Division of Genetics, ICAR-Indian Agricultural Research Institute, New Delhi, India.
Division of Plant Physiology, ICAR-Indian Agricultural Research Institute, New Delhi, India.
PLoS One. 2021 Oct 1;16(10):e0255840. doi: 10.1371/journal.pone.0255840. eCollection 2021.

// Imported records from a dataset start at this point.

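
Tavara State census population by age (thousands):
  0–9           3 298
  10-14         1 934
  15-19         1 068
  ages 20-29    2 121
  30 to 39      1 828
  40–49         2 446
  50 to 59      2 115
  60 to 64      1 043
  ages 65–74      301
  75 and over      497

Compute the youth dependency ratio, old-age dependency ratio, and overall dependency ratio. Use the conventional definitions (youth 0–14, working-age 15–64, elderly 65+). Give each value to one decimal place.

Youth dependency ratio: 49.3
Old-age dependency ratio: 7.5
Total dependency ratio: 56.8

0–14: 3 298 + 1 934 = 5 232
15–64: 1 068 + 2 121 + 1 828 + 2 446 + 2 115 + 1 043 = 10 621
65+: 301 + 497 = 798
Youth dependency ratio = 5 232 / 10 621 × 100 = 49.3
Old-age dependency ratio = 798 / 10 621 × 100 = 7.5
Total dependency ratio = (5 232 + 798) / 10 621 × 100 = 6 030 / 10 621 × 100 = 56.8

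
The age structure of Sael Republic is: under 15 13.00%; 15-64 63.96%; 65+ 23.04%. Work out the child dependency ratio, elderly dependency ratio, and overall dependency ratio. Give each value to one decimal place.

Youth dependency ratio = 13.00 / 63.96 × 100 = 20.3
Old-age dependency ratio = 23.04 / 63.96 × 100 = 36.0
Total dependency ratio = (13.00 + 23.04) / 63.96 × 100 = 36.04 / 63.96 × 100 = 56.3

Youth dependency ratio: 20.3
Old-age dependency ratio: 36.0
Total dependency ratio: 56.3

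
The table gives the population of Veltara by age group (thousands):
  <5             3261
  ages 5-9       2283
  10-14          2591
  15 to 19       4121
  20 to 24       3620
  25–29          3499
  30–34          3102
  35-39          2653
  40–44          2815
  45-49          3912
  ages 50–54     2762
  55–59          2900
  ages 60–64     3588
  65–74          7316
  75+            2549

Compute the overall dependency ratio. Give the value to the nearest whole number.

Total dependency ratio: 55

0–14: 3261 + 2283 + 2591 = 8135
15–64: 4121 + 3620 + 3499 + 3102 + 2653 + 2815 + 3912 + 2762 + 2900 + 3588 = 32972
65+: 7316 + 2549 = 9865
Total dependency ratio = (8135 + 9865) / 32972 × 100 = 18000 / 32972 × 100 = 55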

The root system architectures (RSAs) largely decide the phosphorus use efficiency (PUE) of plants by influencing the phosphorus uptake. Very limited information is available on wheat's RSAs and their deciding factors affecting phosphorus uptake efficiency (PupE) due to difficulties in adopting scoring values used for evaluating root traits. Based on our earlier research experience on nitrogen uptake efficiency screening under, hydroponics and soil-filled pot conditions, a comprehensive study on 182 Indian bread wheat genotypes was carried out under hydroponics with limited P (LP) and non-limiting P (NLP) conditions. The findings revealed a significant genetic variation, root traits correlation, and moderate to high heritability for RSAs traits namely primary root length (PRL), total root length (TRL), total root surface area (TSA), root average diameter (RAD), total root volume (TRV), total root tips (TRT) and total root forks (TRF). In LP, the expressions of TRL, TRV, TSA, TRT and TRF were enhanced while PRL and RAD were diminished. An almost similar pattern of correlations among the RSAs was also observed in both conditions except for RAD. RAD exhibited significant negative correlations with PRL, TRL, TSA, TRT and TRF under LP (r = -0.45, r = -0.35, r = -0.16, r = -0.30, and r = -0.28 respectively). The subclass of TRL, TSA, TRV and TRT representing the 0-0.5 mm diameter had a higher root distribution percentage in LP than NLP. Comparatively wide range of H' value i.e. 0.43 to 0.97 in LP than NLP indicates that expression pattern of these traits are highly influenced by the level of P. In which, RAD (0.43) expression was reduced in LP, and expressions of TRF (0.91) and TSA (0.97) were significantly enhanced. The principal component analysis for grouping of traits and genotypes over LP and NLP revealed a high PC1 score indicating the presence of non-crossover interactions. Based on the comprehensive P response index value (CPRI value), the top five highly P efficient wheat genotypes namely BW 181, BW 103, BW 104, BW 143 and BW 66, were identified. Considering the future need for developing resource-efficient wheat varieties, these genotypes would serve as valuable genetic sources for improving P efficiency in wheat cultivars. This set of genotypes would also help in understanding the genetic architecture of a complex trait like P use efficiency.
根系结构(RSAs)在很大程度上通过影响磷的吸收来决定植物的磷利用效率(PUE)。由于采用评估根系特征的评分值存在困难,因此有关小麦 RSAs 及其决定磷吸收效率(PupE)的因素的信息非常有限。根据我们之前在水培和土壤盆栽条件下对氮吸收效率筛选的研究经验,在水培条件下对 182 个印度面包小麦基因型进行了综合研究,其中包括有限磷(LP)和非限制磷(NLP)条件。研究结果表明,在 LP 条件下,PRL、TRL、TRV、TSA、RAD、TRT 和 TRF 的表达增强,而 PRL 和 RAD 减少。在 LP 条件下,根长、总根长、总根表面积、根平均直径、总根体积、总根尖和总根叉等 RSA 性状均表现出显著的遗传变异、根性状相关性和较高的遗传力。除 RAD 外,两种条件下的 RSA 之间也存在几乎相似的相关性模式。在 LP 条件下,RAD 与 PRL、TRL、TSA、TRT 和 TRF 呈显著负相关(r = -0.45、r = -0.35、r = -0.16、r = -0.30、r = -0.28)。在 LP 条件下,0-0.5mm 直径的 TRL、TSA、TRV 和 TRT 亚类的根分布百分比高于 NLP。LP 中 H'值的范围较宽,即 0.43 至 0.97,表明这些性状的表达模式受 P 水平的影响很大。其中,RAD(0.43)在 LP 中表达减少,TRF(0.91)和 TSA(0.97)的表达显著增强。基于 LP 和 NLP 条件下对性状和基因型的分组的主成分分析显示,PC1 得分较高,表明存在非交叉相互作用。根据综合磷响应指数值(CPRI 值),鉴定出 5 个高磷效率小麦基因型,即 BW 181、BW 103、BW 104、BW 143 和 BW 66。考虑到未来开发资源高效小麦品种的需要,这些基因型将作为提高小麦品种磷效率的有价值的遗传资源。这组基因型也将有助于了解磷利用效率等复杂性状的遗传结构。